Осторожно, выбирая ногой дорогу, шагнул в болотную жижу. И скрылся в зарослях с головой. Только по едва заметному шевелению можно было, где он сейчас идет. Влада уже начала беспокоиться за него, а Радогор уходил все дальше и дальше. Забеспокоилась и кикимора, нетерпеливо перебирая голыми ногами.

-Вот куда он пошел, куда! – Ворчала она, бросая на Владу не очень любезные взгляды, считая и ее виноватой в невольном конфузе. - У меня уже и в пятках засвербило. И где ты только, девка, подобрала такого неслуха? Нарочно ройся, не откопаешь.

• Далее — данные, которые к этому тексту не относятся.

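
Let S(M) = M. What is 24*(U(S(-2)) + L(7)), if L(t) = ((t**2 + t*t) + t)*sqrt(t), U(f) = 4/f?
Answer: -48 + 2520*sqrt(7) ≈ 6619.3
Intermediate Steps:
L(t) = sqrt(t)*(t + 2*t**2) (L(t) = ((t**2 + t**2) + t)*sqrt(t) = (2*t**2 + t)*sqrt(t) = (t + 2*t**2)*sqrt(t) = sqrt(t)*(t + 2*t**2))
24*(U(S(-2)) + L(7)) = 24*(4/(-2) + 7**(3/2)*(1 + 2*7)) = 24*(4*(-1/2) + (7*sqrt(7))*(1 + 14)) = 24*(-2 + (7*sqrt(7))*15) = 24*(-2 + 105*sqrt(7)) = -48 + 2520*sqrt(7)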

-Он меня подобрал. – Лада вытянулась на носках, пытаясь заглянуть за траву и за чахлый, облезлый кустарник. Уже не слышно стало, чавкающих в болотной хляби, шагов, а Радогор все не подавал голоса. – Из неволи он меня вывел. Если бы не он, так и пропала бы моя головушка не на один раз.

-Все! Не буду больше ждать. – Вскипела, теряя последнее терпение, берегиня. – Мое болото. Где хочу, там и хожу.

Но не успела договорить, как над болотом в сотне, как не больше, саженей от них, поднялась звериная голова на толстой, в бревно, шее. Голова раскачивалась из стороны в сторону и вглядывалась горящими глазами в заросли травы, скаля пасть с острыми длинными зубами. Вот шея изогнулась крюком над самой травой и откинулась назад, изготовившись для смертельного удара. И в тот же миг из травы в оскаленную пасть, в раздвоенный змеиный язык полетели стрелы.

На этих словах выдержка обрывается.